Wednesday, November 24, 2004

The skinny on the CDC obesity report

Posted by Craig Westover | 10:57 AM |  


CNN Photo Credit


This note from the Cato Institute's Randy Balko regarding the announcement from the Centers for Disease Control and Prevention that its obesity report was flawed.

"The CDC's announcement that it will lower its estimate of deaths attributable to obesity is some welcome sanity in the obesity debate, but it's troubling that the original number of 400,00 deaths per year was ever published and touted to begin with. According to LexisNexis, that number was used in media reports over 1,500 times. It has been widely cited by anti-obesity activists to call for widespread and intrusive government programs that restrict consumer choice and punish the food industry. Now we learn that critics were right, and the number was grossly inflated, perhaps by as much as 400 percent. The lesson here for the media is to be more skeptical of hysterical obesity research. The lesson for policy-makers is to resist rash reactions to media frenzies. And the lesson to all of us is to be wary of researchers, government officials, and activists who attempt to use junk science to trespass on personal freedom."
The Associate Press is reporting that the widely circulated CDC study, which stated that obesity is about to overtake smoking as the No. 1 cause of death in the United States, contained statistical errors and may have overstated the problem, health officials acknowledged Tuesday. The government is working on a rare correction to the study. From the AP story --

The Centers for Disease Control and Prevention said in March in a study co-authored by its director, Dr. Julie Gerberding, that poor diet and physical inactivity were responsible for 400,000 deaths in 2000, a 33 percent jump from 1990.

Although CDC officials declined to specify the corrected number of deaths, saying they are still determining the correct number, The Wall Street Journal reported that the agency may have overstated the figure by 80,000, representing an increase of less than 10 percent from 1990 to 2000. The errors were first reported by the Journal on Tuesday.
If that doesn't "reinstate your faith" in government management of health issues, perhaps this will (also from the AP) --

The agency also has asked the Institute of Medicine, a federal scientific advisory organization, to hold a two-day workshop next month in Washington to reach a consensus on the proper way to calculate the health effects of obesity.
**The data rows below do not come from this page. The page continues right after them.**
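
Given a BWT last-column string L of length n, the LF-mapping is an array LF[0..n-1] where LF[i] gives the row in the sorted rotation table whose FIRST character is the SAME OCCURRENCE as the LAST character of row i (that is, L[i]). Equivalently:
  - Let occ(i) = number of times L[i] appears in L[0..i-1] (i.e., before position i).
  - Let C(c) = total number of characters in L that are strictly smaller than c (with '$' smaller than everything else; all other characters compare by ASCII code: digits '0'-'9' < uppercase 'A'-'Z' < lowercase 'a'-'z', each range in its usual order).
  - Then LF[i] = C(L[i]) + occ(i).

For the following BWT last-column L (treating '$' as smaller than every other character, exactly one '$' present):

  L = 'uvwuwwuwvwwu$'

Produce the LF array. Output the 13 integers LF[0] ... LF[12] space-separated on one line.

Char counts: '$':1, 'u':4, 'v':2, 'w':6
C (first-col start): C('$')=0, C('u')=1, C('v')=5, C('w')=7
L[0]='u': occ=0, LF[0]=C('u')+0=1+0=1
L[1]='v': occ=0, LF[1]=C('v')+0=5+0=5
L[2]='w': occ=0, LF[2]=C('w')+0=7+0=7
L[3]='u': occ=1, LF[3]=C('u')+1=1+1=2
L[4]='w': occ=1, LF[4]=C('w')+1=7+1=8
L[5]='w': occ=2, LF[5]=C('w')+2=7+2=9
L[6]='u': occ=2, LF[6]=C('u')+2=1+2=3
L[7]='w': occ=3, LF[7]=C('w')+3=7+3=10
L[8]='v': occ=1, LF[8]=C('v')+1=5+1=6
L[9]='w': occ=4, LF[9]=C('w')+4=7+4=11
L[10]='w': occ=5, LF[10]=C('w')+5=7+5=12
L[11]='u': occ=3, LF[11]=C('u')+3=1+3=4
L[12]='$': occ=0, LF[12]=C('$')+0=0+0=0

Answer: 1 5 7 2 8 9 3 10 6 11 12 4 0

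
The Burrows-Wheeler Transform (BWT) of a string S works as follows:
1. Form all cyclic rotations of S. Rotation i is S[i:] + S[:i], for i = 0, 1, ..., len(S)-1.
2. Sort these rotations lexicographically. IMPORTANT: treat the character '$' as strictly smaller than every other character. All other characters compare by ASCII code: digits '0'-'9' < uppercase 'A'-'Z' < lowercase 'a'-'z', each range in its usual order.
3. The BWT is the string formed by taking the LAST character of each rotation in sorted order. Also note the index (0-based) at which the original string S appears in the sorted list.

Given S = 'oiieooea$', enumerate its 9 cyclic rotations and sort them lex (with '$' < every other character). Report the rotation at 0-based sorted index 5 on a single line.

All 9 rotations (rotation i = S[i:]+S[:i]):
  rot[0] = oiieooea$
  rot[1] = iieooea$o
  rot[2] = ieooea$oi
  rot[3] = eooea$oii
  rot[4] = ooea$oiie
  rot[5] = oea$oiieo
  rot[6] = ea$oiieoo
  rot[7] = a$oiieooe
  rot[8] = $oiieooea
Sorted (with $ < everything):
  sorted[0] = $oiieooea
  sorted[1] = a$oiieooe
  sorted[2] = ea$oiieoo
  sorted[3] = eooea$oii
  sorted[4] = ieooea$oi
  sorted[5] = iieooea$o
  sorted[6] = oea$oiieo
  sorted[7] = oiieooea$
  sorted[8] = ooea$oiie
sorted[5] = iieooea$o

Answer: iieooea$o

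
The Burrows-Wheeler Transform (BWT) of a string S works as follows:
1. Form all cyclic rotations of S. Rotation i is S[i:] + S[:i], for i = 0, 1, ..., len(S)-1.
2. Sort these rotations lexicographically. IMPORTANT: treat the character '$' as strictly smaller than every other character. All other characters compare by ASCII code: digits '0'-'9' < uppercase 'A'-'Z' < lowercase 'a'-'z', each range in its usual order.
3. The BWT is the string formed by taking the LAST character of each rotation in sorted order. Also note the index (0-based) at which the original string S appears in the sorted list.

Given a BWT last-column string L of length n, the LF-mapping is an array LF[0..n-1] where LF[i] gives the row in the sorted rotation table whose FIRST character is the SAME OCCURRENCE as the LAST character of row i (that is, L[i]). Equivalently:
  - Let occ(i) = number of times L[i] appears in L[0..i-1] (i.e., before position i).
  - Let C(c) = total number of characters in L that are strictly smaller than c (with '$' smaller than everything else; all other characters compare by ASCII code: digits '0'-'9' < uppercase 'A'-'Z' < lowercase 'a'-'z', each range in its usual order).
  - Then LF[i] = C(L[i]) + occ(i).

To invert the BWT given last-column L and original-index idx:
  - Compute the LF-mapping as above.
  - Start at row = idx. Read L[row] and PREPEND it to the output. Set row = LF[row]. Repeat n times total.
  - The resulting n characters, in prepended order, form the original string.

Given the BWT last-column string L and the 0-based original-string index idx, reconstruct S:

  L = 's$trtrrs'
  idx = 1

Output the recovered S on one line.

Answer: rrtrsts$

Derivation:
LF mapping: 4 0 6 1 7 2 3 5
Walk LF starting at row 1, prepending L[row]:
  step 1: row=1, L[1]='$', prepend. Next row=LF[1]=0
  step 2: row=0, L[0]='s', prepend. Next row=LF[0]=4
  step 3: row=4, L[4]='t', prepend. Next row=LF[4]=7
  step 4: row=7, L[7]='s', prepend. Next row=LF[7]=5
  step 5: row=5, L[5]='r', prepend. Next row=LF[5]=2
  step 6: row=2, L[2]='t', prepend. Next row=LF[2]=6
  step 7: row=6, L[6]='r', prepend. Next row=LF[6]=3
  step 8: row=3, L[3]='r', prepend. Next row=LF[3]=1
Reversed output: rrtrsts$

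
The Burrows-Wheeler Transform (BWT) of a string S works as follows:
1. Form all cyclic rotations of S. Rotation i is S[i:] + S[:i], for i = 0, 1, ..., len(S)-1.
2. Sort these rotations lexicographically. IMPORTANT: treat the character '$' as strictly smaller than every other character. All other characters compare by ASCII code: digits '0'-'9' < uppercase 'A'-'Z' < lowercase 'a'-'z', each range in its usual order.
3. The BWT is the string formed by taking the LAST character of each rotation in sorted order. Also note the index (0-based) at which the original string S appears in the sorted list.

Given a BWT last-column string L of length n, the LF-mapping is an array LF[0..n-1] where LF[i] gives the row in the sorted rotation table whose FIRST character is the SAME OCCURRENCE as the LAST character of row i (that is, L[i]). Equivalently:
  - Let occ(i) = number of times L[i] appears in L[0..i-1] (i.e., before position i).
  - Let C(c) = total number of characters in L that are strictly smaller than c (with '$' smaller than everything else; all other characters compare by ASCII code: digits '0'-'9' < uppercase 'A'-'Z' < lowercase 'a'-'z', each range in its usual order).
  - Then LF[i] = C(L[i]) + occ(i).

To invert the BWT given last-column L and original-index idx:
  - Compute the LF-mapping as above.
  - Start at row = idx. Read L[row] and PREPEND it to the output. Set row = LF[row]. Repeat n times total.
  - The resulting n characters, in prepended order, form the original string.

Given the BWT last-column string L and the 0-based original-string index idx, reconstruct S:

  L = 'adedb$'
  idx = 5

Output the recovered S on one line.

Answer: ebdda$

Derivation:
LF mapping: 1 3 5 4 2 0
Walk LF starting at row 5, prepending L[row]:
  step 1: row=5, L[5]='$', prepend. Next row=LF[5]=0
  step 2: row=0, L[0]='a', prepend. Next row=LF[0]=1
  step 3: row=1, L[1]='d', prepend. Next row=LF[1]=3
  step 4: row=3, L[3]='d', prepend. Next row=LF[3]=4
  step 5: row=4, L[4]='b', prepend. Next row=LF[4]=2
  step 6: row=2, L[2]='e', prepend. Next row=LF[2]=5
Reversed output: ebdda$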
That is because the study also caused disagreement in scientific circles over how deaths can be labeled obesity-related.
They might also want to tackle the methodology for determining how deaths can be attributed to smoking and secondhand smoke while they are at it. The CDC put the number of obesity deaths at 400,000, compared with 435,000 from tobacco.

But the final "feel good about your government" item is this -- the Rathergate defense of the study ("the memos may not be authentic, but their content is accurate") --

But even when the errors are corrected, a [spokesperson] said, "it's not going to change the fact that obesity is the second leading cause of preventable death."
Unfortunately, we'll continue to see the original CDC figures tossed about as justification for more spending on federal and state obesity programs that aren't properly a function of government.